So Ottawa Linux Symposium, at last .. OLS been in my planning for ages.. but finally this year I made it..
Compared to Linux.conf.eu or Linux.conf.au , OLS is obviously one of the bigger conferences around. With approximately 600 visitors it might even be the biggest.
First on the shedule was Matthew WilCox Keynote , titled The Kernel Report
Matthew asked some interesting questions, such as
What would happen if we ran the Mindcraft tests again now on the same hardware.. some Linux 2.6 version against Vista .. who would win ?
A reply from the audience obviously was .. Vista probably wouldn't run ..
He gave a good overview of new features in the kernel that need my attention such as pluggable congestion control UBIFS and SMACK
After the state of the kernel keynote I went to Cloud computing talk from Gerrit Huizenga, a bit dissapointing as he didn't really talk about potential implementations and just trying to define it ..
Obviously Gerrit works for Bigblue as after 3 minutes I lost count on how many times he mentionned the 3 letter word.
Probably good for people that are new to it.. not for people that already build these kinda things..like me ..
But still fairly well presented.
Then Into Arnaldo "Caipirinia" Carvalhlo de Melo 's talk about If I turn this knob .. what happens.
An interesting talk to get deeper into debugging scheduling , cpu affinity and realtime related issues.
Arnaldo mentioned tools such as python-schedutils, python-linux-procfs,ait ,tuna ,
and tuneit, Lots of work to be done here :)
After lunch I was late for the Second Arches workshop about Fedora on different architectures, but I was in time for the talk about Virtualization Workloads by Andrew Theurer
The big question which also some thesis students I know have run into is How do you define a relevant workloads for virtualization.
Initially one just takes the oldschool test to figure out the overhead that the Hypervisor adds.
Then you try to scale up the number of virtual machines and figure out what happens.
So there are a couple of workloads around
VMmark created by VMware .. it requires Exchange etc.. does 6 different benchmarks including web, mail, database, fileserver a java spec that requires a Bea JVM and an Idle server.

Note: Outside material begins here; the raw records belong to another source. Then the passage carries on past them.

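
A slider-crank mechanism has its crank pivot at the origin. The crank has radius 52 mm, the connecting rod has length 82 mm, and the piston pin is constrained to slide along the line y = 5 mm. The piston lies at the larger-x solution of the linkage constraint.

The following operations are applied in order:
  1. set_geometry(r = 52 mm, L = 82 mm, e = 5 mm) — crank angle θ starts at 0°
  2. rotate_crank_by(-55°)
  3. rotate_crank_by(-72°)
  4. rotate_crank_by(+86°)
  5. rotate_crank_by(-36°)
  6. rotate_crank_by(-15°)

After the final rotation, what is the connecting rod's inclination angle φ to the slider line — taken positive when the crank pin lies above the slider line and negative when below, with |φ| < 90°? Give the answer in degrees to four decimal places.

set_geometry: r = 52 mm, L = 82 mm, e = 5 mm; θ ← 0°
rotate_crank_by(-55°): θ ← 0° -55° = -55°
rotate_crank_by(-72°): θ ← -55° -72° = -127°
rotate_crank_by(+86°): θ ← -127° +86° = -41°
rotate_crank_by(-36°): θ ← -41° -36° = -77°
rotate_crank_by(-15°): θ ← -77° -15° = -92°
crank pin P = (r cos θ, r sin θ) = (-1.814774, -51.968323)
h = r sin θ − e = -51.968323 − 5 = -56.968323
sin φ = h / L = -56.968323 / 82 = -0.69473565
φ = arcsin(-0.69473565) = -44.006155°

-44.0062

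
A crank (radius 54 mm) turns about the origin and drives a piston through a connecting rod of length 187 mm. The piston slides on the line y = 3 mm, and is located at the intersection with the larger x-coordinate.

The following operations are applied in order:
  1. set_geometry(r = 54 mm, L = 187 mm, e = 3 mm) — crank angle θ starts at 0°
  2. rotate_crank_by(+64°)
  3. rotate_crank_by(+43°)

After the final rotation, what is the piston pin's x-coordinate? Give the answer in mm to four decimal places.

set_geometry: r = 54 mm, L = 187 mm, e = 3 mm; θ ← 0°
rotate_crank_by(+64°): θ ← 0° +64° = 64°
rotate_crank_by(+43°): θ ← 64° +43° = 107°
crank pin P = (r cos θ, r sin θ) = (-15.788072, 51.640457)
h = r sin θ − e = 51.640457 − 3 = 48.640457
x = r cos θ + √(L² − h²) = -15.788072 + √(34969.0 − 2365.8940) = -15.788072 + 180.563302 = 164.775230

164.7752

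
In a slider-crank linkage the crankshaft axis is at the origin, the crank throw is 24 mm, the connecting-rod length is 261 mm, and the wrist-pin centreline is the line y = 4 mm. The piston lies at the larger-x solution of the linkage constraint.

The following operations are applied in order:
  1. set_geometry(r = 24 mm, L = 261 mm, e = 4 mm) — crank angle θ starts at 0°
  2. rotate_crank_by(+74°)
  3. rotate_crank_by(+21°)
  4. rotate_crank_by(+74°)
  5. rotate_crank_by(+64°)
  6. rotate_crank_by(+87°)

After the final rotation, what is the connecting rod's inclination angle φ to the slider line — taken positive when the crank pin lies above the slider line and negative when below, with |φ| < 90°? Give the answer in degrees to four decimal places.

-4.2686

set_geometry: r = 24 mm, L = 261 mm, e = 4 mm; θ ← 0°
rotate_crank_by(+74°): θ ← 0° +74° = 74°
rotate_crank_by(+21°): θ ← 74° +21° = 95°
rotate_crank_by(+74°): θ ← 95° +74° = 169°
rotate_crank_by(+64°): θ ← 169° +64° = 233°
rotate_crank_by(+87°): θ ← 233° +87° = 320°
crank pin P = (r cos θ, r sin θ) = (18.385067, -15.426903)
h = r sin θ − e = -15.426903 − 4 = -19.426903
sin φ = h / L = -19.426903 / 261 = -0.07443258
φ = arcsin(-0.07443258) = -4.268620°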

Also vConsolidate , created by Intel requires proprietary tools., it has a very similar approach as VMMark only running just 5 tests.

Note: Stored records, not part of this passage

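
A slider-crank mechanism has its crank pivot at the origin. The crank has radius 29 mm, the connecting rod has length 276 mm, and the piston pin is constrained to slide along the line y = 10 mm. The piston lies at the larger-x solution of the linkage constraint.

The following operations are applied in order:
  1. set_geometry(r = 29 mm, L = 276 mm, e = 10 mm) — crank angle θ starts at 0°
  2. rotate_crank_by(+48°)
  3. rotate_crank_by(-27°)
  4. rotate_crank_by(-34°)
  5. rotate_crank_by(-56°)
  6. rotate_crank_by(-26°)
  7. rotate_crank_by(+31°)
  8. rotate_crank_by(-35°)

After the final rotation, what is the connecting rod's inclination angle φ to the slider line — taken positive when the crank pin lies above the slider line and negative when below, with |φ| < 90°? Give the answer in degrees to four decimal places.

set_geometry: r = 29 mm, L = 276 mm, e = 10 mm; θ ← 0°
rotate_crank_by(+48°): θ ← 0° +48° = 48°
rotate_crank_by(-27°): θ ← 48° -27° = 21°
rotate_crank_by(-34°): θ ← 21° -34° = -13°
rotate_crank_by(-56°): θ ← -13° -56° = -69°
rotate_crank_by(-26°): θ ← -69° -26° = -95°
rotate_crank_by(+31°): θ ← -95° +31° = -64°
rotate_crank_by(-35°): θ ← -64° -35° = -99°
crank pin P = (r cos θ, r sin θ) = (-4.536599, -28.642962)
h = r sin θ − e = -28.642962 − 10 = -38.642962
sin φ = h / L = -38.642962 / 276 = -0.14001073
φ = arcsin(-0.14001073) = -8.048467°

-8.0485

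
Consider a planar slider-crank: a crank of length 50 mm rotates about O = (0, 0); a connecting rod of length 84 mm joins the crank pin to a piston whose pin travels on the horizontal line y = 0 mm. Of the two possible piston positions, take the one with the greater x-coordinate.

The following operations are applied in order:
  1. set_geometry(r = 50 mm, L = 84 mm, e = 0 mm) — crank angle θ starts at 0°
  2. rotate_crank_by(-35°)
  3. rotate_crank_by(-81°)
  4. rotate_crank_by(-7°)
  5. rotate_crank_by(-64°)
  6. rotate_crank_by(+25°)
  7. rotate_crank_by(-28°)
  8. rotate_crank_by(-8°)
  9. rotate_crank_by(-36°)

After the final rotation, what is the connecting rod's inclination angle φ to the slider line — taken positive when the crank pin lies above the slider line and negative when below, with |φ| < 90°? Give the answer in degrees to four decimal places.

28.7872

set_geometry: r = 50 mm, L = 84 mm, e = 0 mm; θ ← 0°
rotate_crank_by(-35°): θ ← 0° -35° = -35°
rotate_crank_by(-81°): θ ← -35° -81° = -116°
rotate_crank_by(-7°): θ ← -116° -7° = -123°
rotate_crank_by(-64°): θ ← -123° -64° = -187°
rotate_crank_by(+25°): θ ← -187° +25° = -162°
rotate_crank_by(-28°): θ ← -162° -28° = -190°
rotate_crank_by(-8°): θ ← -190° -8° = -198°
rotate_crank_by(-36°): θ ← -198° -36° = -234°
crank pin P = (r cos θ, r sin θ) = (-29.389263, 40.450850)
h = r sin θ − e = 40.450850 − 0 = 40.450850
sin φ = h / L = 40.450850 / 84 = 0.48155773
φ = arcsin(0.48155773) = 28.787190°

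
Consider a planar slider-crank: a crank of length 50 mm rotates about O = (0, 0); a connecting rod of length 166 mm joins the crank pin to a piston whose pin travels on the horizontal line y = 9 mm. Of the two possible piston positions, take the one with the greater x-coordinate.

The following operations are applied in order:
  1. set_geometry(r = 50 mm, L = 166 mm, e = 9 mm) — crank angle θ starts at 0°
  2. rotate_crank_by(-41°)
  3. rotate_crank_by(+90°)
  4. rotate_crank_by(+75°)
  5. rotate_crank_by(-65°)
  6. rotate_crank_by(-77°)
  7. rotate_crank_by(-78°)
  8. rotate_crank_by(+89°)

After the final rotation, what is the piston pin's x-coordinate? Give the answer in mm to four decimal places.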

So one of the problems is that one can't just build an image that you can reuse to run on your environment, mainly due to licensing issues on most of these platforms.
With that in mind there is work ongoing at Spec that should be finished Q1 2009 to create a standardized virtualization benchmark.

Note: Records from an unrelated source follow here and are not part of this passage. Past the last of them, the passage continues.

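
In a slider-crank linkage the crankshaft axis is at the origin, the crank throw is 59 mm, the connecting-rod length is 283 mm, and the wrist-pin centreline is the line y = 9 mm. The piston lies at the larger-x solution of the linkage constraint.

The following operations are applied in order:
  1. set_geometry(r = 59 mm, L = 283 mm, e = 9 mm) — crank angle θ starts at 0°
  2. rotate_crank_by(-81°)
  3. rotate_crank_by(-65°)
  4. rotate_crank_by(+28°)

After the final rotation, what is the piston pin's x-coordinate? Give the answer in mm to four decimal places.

248.6280

set_geometry: r = 59 mm, L = 283 mm, e = 9 mm; θ ← 0°
rotate_crank_by(-81°): θ ← 0° -81° = -81°
rotate_crank_by(-65°): θ ← -81° -65° = -146°
rotate_crank_by(+28°): θ ← -146° +28° = -118°
crank pin P = (r cos θ, r sin θ) = (-27.698822, -52.093908)
h = r sin θ − e = -52.093908 − 9 = -61.093908
x = r cos θ + √(L² − h²) = -27.698822 + √(80089.0 − 3732.4656) = -27.698822 + 276.326862 = 248.628039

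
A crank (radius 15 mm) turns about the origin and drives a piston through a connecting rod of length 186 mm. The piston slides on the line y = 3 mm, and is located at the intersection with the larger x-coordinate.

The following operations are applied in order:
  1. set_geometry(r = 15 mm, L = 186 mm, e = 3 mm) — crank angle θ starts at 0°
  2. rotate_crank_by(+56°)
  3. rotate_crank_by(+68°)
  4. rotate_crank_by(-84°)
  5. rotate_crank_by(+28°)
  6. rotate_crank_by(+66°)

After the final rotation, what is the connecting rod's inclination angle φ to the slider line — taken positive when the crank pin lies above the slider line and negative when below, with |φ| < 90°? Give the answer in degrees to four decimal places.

2.4004

set_geometry: r = 15 mm, L = 186 mm, e = 3 mm; θ ← 0°
rotate_crank_by(+56°): θ ← 0° +56° = 56°
rotate_crank_by(+68°): θ ← 56° +68° = 124°
rotate_crank_by(-84°): θ ← 124° -84° = 40°
rotate_crank_by(+28°): θ ← 40° +28° = 68°
rotate_crank_by(+66°): θ ← 68° +66° = 134°
crank pin P = (r cos θ, r sin θ) = (-10.419876, 10.790097)
h = r sin θ − e = 10.790097 − 3 = 7.790097
sin φ = h / L = 7.790097 / 186 = 0.04188224
φ = arcsin(0.04188224) = 2.400378°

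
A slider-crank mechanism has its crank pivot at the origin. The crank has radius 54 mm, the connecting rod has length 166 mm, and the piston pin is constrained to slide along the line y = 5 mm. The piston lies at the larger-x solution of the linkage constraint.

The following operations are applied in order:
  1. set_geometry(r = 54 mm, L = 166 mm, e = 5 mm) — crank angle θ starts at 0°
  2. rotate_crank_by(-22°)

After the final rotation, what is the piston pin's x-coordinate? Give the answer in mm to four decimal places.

set_geometry: r = 54 mm, L = 166 mm, e = 5 mm; θ ← 0°
rotate_crank_by(-22°): θ ← 0° -22° = -22°
crank pin P = (r cos θ, r sin θ) = (50.067928, -20.228756)
h = r sin θ − e = -20.228756 − 5 = -25.228756
x = r cos θ + √(L² − h²) = 50.067928 + √(27556.0 − 636.4901) = 50.067928 + 164.071661 = 214.139589

214.1396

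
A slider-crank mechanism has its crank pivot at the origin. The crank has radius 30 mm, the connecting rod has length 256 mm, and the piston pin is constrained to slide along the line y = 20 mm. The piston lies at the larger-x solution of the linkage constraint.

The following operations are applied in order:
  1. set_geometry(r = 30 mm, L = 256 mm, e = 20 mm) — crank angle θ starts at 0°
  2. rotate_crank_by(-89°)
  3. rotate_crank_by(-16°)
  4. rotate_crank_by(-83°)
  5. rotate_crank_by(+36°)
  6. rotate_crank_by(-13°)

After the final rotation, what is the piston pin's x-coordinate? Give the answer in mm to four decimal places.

set_geometry: r = 30 mm, L = 256 mm, e = 20 mm; θ ← 0°
rotate_crank_by(-89°): θ ← 0° -89° = -89°
rotate_crank_by(-16°): θ ← -89° -16° = -105°
rotate_crank_by(-83°): θ ← -105° -83° = -188°
rotate_crank_by(+36°): θ ← -188° +36° = -152°
rotate_crank_by(-13°): θ ← -152° -13° = -165°
crank pin P = (r cos θ, r sin θ) = (-28.977775, -7.764571)
h = r sin θ − e = -7.764571 − 20 = -27.764571
x = r cos θ + √(L² − h²) = -28.977775 + √(65536.0 − 770.8714) = -28.977775 + 254.489938 = 225.512163

225.5122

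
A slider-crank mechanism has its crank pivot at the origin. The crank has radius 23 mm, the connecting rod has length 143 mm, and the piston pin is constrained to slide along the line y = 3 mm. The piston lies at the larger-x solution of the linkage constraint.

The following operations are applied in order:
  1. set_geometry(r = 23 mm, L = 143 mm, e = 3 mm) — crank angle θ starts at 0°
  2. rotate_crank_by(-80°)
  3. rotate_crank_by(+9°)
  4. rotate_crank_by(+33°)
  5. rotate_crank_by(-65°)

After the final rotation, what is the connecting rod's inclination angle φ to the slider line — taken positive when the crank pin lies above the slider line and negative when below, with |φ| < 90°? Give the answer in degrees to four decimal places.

set_geometry: r = 23 mm, L = 143 mm, e = 3 mm; θ ← 0°
rotate_crank_by(-80°): θ ← 0° -80° = -80°
rotate_crank_by(+9°): θ ← -80° +9° = -71°
rotate_crank_by(+33°): θ ← -71° +33° = -38°
rotate_crank_by(-65°): θ ← -38° -65° = -103°
crank pin P = (r cos θ, r sin θ) = (-5.173874, -22.410511)
h = r sin θ − e = -22.410511 − 3 = -25.410511
sin φ = h / L = -25.410511 / 143 = -0.17769588
φ = arcsin(-0.17769588) = -10.235580°

-10.2356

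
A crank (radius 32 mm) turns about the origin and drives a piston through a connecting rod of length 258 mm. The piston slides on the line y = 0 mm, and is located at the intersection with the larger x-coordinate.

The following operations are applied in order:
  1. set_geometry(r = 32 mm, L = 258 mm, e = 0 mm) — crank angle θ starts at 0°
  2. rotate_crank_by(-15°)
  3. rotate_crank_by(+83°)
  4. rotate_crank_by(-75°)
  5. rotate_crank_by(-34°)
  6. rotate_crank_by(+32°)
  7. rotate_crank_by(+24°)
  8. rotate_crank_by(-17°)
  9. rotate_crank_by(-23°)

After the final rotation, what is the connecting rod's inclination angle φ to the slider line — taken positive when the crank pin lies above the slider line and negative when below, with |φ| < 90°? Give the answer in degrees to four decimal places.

set_geometry: r = 32 mm, L = 258 mm, e = 0 mm; θ ← 0°
rotate_crank_by(-15°): θ ← 0° -15° = -15°
rotate_crank_by(+83°): θ ← -15° +83° = 68°
rotate_crank_by(-75°): θ ← 68° -75° = -7°
rotate_crank_by(-34°): θ ← -7° -34° = -41°
rotate_crank_by(+32°): θ ← -41° +32° = -9°
rotate_crank_by(+24°): θ ← -9° +24° = 15°
rotate_crank_by(-17°): θ ← 15° -17° = -2°
rotate_crank_by(-23°): θ ← -2° -23° = -25°
crank pin P = (r cos θ, r sin θ) = (29.001849, -13.523784)
h = r sin θ − e = -13.523784 − 0 = -13.523784
sin φ = h / L = -13.523784 / 258 = -0.05241777
φ = arcsin(-0.05241777) = -3.004694°

-3.0047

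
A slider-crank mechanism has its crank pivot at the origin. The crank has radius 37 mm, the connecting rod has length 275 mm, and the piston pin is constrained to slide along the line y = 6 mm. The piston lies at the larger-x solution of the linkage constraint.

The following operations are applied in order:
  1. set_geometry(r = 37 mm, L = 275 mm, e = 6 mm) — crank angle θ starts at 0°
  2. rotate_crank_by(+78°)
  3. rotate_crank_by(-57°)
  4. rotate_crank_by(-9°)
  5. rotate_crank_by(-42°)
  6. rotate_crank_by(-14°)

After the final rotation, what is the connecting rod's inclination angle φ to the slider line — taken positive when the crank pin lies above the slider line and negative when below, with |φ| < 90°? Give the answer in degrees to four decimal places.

set_geometry: r = 37 mm, L = 275 mm, e = 6 mm; θ ← 0°
rotate_crank_by(+78°): θ ← 0° +78° = 78°
rotate_crank_by(-57°): θ ← 78° -57° = 21°
rotate_crank_by(-9°): θ ← 21° -9° = 12°
rotate_crank_by(-42°): θ ← 12° -42° = -30°
rotate_crank_by(-14°): θ ← -30° -14° = -44°
crank pin P = (r cos θ, r sin θ) = (26.615573, -25.702360)
h = r sin θ − e = -25.702360 − 6 = -31.702360
sin φ = h / L = -31.702360 / 275 = -0.11528131
φ = arcsin(-0.11528131) = -6.619851°

-6.6199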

However that's still not going to solve the fact that one can't just take prebuild image and run that on his test setup.
After the Workload talk I went to the talk about Korset , an Automated Zero False Alarm IDS it basically tracks regular behavour of certain binaries and finds out when it deviates.
We ran into the Korset guy already at the Speaker boat trip .. one of the questinos I had was why kill offending the process you might want to keep track of whats happening and alert someone.. but you might not want to kill it of by default.